The Far Lands is the area that extends towards what some call the "edges" of the map. It is basically an area that lies as far as 25% from where you are to where the sun is currently. When a player makes it to the far lands, they will witness an excessive amount of lag and the map will be severely distorted. According to Notch, this distortion can be fixed, but since no one is likely to make it to the Far Lands without some form of cheating, he says that he will likely not fix it since he likes the idea of a mysterious world beyond a certain distance.[1]
Getting to the Far Lands
Legitimately getting to the far lands would be an epic task, and probably not that much fun. Instead a level.dat editor could be used to set the player position to the far lands.

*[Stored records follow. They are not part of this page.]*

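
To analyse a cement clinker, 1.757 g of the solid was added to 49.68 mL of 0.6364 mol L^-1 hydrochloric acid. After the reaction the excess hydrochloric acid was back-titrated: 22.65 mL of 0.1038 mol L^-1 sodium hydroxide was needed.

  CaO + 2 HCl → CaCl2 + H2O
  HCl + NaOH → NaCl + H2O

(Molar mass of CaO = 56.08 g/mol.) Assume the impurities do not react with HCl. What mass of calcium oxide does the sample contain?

0.8206 g

n(HCl) added = 0.04968 × 0.6364 = 0.03162 mol
n(NaOH) used in back-titration = 0.02265 × 0.1038 = 2.351 × 10^-3 mol
n(HCl) left over = 2.351 × 10^-3 mol (1:1 ratio)
n(HCl) consumed by analyte = 0.03162 − 2.351 × 10^-3 = 0.02927 mol
From the 1:2 ratio, n(CaO) = 1/2 × 0.02927 = 0.01463 mol
mass of CaO = 0.01463 × 56.08 = 0.8206 g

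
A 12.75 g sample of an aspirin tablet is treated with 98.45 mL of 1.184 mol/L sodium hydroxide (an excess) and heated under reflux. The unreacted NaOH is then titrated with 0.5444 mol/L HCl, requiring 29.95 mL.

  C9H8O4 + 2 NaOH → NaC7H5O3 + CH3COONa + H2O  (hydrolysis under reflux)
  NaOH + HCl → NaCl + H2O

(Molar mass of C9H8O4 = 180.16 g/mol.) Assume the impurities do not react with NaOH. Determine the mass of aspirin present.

9.031 g

n(NaOH) added = 0.09845 × 1.184 = 0.1166 mol
n(HCl) used in back-titration = 0.02995 × 0.5444 = 0.01630 mol
n(NaOH) left over = 0.01630 mol (1:1 ratio)
n(NaOH) consumed by analyte = 0.1166 − 0.01630 = 0.1003 mol
From the 1:2 ratio, n(C9H8O4) = 1/2 × 0.1003 = 0.05013 mol
mass of C9H8O4 = 0.05013 × 180.16 = 9.031 g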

The hard limit where chunks get overwritten is at X/Z of 34359738368 (negative or positive). At X/Z of 2147483648, item positions, pathfinding and other things using integers will start to overflow and act weird, usually resulting in minecraft crashing. Before those two points however, things still get weird, such as the map generation, block physics, or the map updating according to where the player is. Using third party programs to get players into the deep far lands will usually result in Minecraft crashing.

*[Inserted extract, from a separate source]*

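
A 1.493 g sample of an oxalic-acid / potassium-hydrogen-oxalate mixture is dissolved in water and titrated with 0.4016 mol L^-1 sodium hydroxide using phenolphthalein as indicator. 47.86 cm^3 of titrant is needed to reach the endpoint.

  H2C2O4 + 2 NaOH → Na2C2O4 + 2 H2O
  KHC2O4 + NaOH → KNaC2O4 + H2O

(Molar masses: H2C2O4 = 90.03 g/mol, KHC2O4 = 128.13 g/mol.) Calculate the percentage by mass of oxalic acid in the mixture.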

Going into the Far Lands can be very dangerous, and can easily result in death or crashing.
Effects of the Far Lands
The first side effect of the Far Lands, where the map takes longer to update according to the player's location.

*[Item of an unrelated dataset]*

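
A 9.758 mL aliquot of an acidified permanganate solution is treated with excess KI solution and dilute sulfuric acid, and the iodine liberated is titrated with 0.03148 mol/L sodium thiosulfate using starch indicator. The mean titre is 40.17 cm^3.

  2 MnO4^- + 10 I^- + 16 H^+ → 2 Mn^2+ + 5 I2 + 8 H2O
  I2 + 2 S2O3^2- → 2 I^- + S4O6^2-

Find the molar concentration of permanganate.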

There are many effects that will be noticed after traveling millions of blocks away from your spawn point. The very first effect that will be noticed is blocky movement of the map. Players will also experience severe drops in frame rate, and slower shading updates. These two effects worsen the farther you go into the Far Lands.
The line break of land generation on X value 12550821.
By X/Z value of 12550821, the map generator will generate very crazy sculptures, much different than the regular generated land. This land appears as columns along the axis of which the player went into the Far Lands, with a rough sine wave of the grass going from the top of the map to the bottom of the map.